Between a Rock and a Hard Place
Many people think of rocky spaces in their yards–those with gravely, dry, or sandy soils–as subpar locations. You can unlock their potential by creating a rock garden filled to the brim with plants and animals that are extremely successful in such locations: cactus, crocuses, cosmos, wild strawberry, columbines, and a whole wonderland of succulents.

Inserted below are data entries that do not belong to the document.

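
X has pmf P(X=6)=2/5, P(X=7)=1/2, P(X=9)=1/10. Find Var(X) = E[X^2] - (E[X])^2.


E[X] = 34/5, E[X^2] = 47
Var(X) = E[X^2] - (E[X])^2 = 47 - (34/5)^2 = 19/25

19/25


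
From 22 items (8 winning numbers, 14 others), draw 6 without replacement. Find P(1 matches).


P(X=1) = C(8,1)*C(14,5) / C(22,6)
= 8*2002 / 74613
= 16016/74613 = 208/969

208/969


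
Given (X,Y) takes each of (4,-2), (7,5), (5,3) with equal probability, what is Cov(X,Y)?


E[X]=16/3, E[Y]=2, E[XY]=14
Cov(X,Y) = E[XY] - E[X]E[Y] = 14 - 16/3*2 = 10/3

10/3


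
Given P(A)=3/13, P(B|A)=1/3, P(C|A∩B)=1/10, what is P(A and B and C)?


P(A∩B∩C) = P(A) * P(B|A) * P(C|A∩B)
= 3/13 * 1/3 * 1/10
= 1/13 * 1/10 = 1/130

1/130


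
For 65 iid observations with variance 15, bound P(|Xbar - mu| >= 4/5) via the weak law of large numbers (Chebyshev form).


Var(Xbar) = Var(X)/n = 15/65
Chebyshev: P(|Xbar-mu| >= 4/5) <= Var(Xbar)/(4/5)^2 = (3/13)/(16/25) = 75/208

75/208


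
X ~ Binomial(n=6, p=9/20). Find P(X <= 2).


P(X<=2) = P(X=0) + P(X=1) + P(X=2)
= 1771561/64000000 + 4348377/32000000 + 3557763/12800000
= 2825713/6400000

2825713/6400000


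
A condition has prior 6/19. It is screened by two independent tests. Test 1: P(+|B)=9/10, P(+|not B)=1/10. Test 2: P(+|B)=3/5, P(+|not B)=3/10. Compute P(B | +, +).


After test 1: P(+) = 9/10*6/19 + 1/10*13/19 = 67/190
P(B|+) = (27/95)/(67/190) = 54/67
After test 2 (use post1 as new prior): P(+) = 3/5*54/67 + 3/10*13/67 = 363/670
P(B|+,+) = (162/335)/(363/670) = 108/121

108/121


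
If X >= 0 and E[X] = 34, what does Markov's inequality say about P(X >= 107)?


Markov: P(X >= a) <= E[X]/a
P(X >= 107) <= 34/107

34/107


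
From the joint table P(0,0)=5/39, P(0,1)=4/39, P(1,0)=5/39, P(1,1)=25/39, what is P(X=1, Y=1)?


Read from table: P(X=1, Y=1) = 25/39

25/39


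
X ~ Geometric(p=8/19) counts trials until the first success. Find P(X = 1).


P(X=1) = (1-p)^0 * p = (11/19)^0 * 8/19
= 1 * 8/19 = 8/19

8/19


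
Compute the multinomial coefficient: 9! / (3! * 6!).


9! = 362880
Denominator: 3!=6 * 6!=720
Coefficient = 362880 / 4320 = 84

84


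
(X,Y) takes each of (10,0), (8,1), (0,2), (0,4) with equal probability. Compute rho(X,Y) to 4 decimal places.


Cov(X,Y) = -5.8750, Var(X) = 20.7500, Var(Y) = 2.1875
rho = Cov/(sqrt(VarX)*sqrt(VarY)) = -0.8720

-0.8720


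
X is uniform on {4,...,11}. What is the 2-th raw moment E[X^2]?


E[X^2] = (1/8) * sum(x^2 for x=4..11)
= 492/8 = 123/2

123/2


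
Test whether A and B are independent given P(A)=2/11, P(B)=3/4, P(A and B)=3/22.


P(A)*P(B) = 2/11*3/4 = 3/22
P(A∩B) = 3/22, which equals P(A)P(B), so independent

Yes, A and B are independent


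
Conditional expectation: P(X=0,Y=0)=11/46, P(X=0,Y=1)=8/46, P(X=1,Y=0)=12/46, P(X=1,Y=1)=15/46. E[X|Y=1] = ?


P(Y=1) = 23/46
E[X|Y=1] = (0*8 + 1*15)/23 = 15/23

15/23


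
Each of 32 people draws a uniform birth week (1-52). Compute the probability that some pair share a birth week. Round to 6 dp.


P(all different) = prod((52-i)/52 for i=0..31) = 0.000004
P(at least one match) = 1 - 0.000004 = 0.999996

0.999996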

Rock piles and walls can serve different multiple purposes at once. They can simultaneously provide microhabitat and:
- Mark the corners of a property
- Line a raised bed garden
- Give structure to a water feature
- Lend visual interest to a planting
Rock of ages
In the United States, rock piles with a long history can be found throughout natural areas. Many of these piles were created by Native American tribes as markers for important places or to give directions. Some were created by farmers who removed them from cultivated fields. Give a nod to the rich history of your land by embracing a rock pile.
Add a Rock to your Map
First, find the rock object to place it on your map. It is located in the Tool Shed under Second. Scroll to the right using the arrows on the toolbar that pops up to find the rock object. Click it once to select it then click on the map where’d you’d like to place it and drag it open to the size you’d like. You can always change it’s size and position using the lock/unlock from editing box.
Double click on the rock to add important data and show off your conservation efforts. You can give your rock a name or title in Basic Information. Then click Characteristics to tell us about it. Don’t forget, you can also make comments about the rock pile and upload pictures of it. We want to see how your habitat rocks.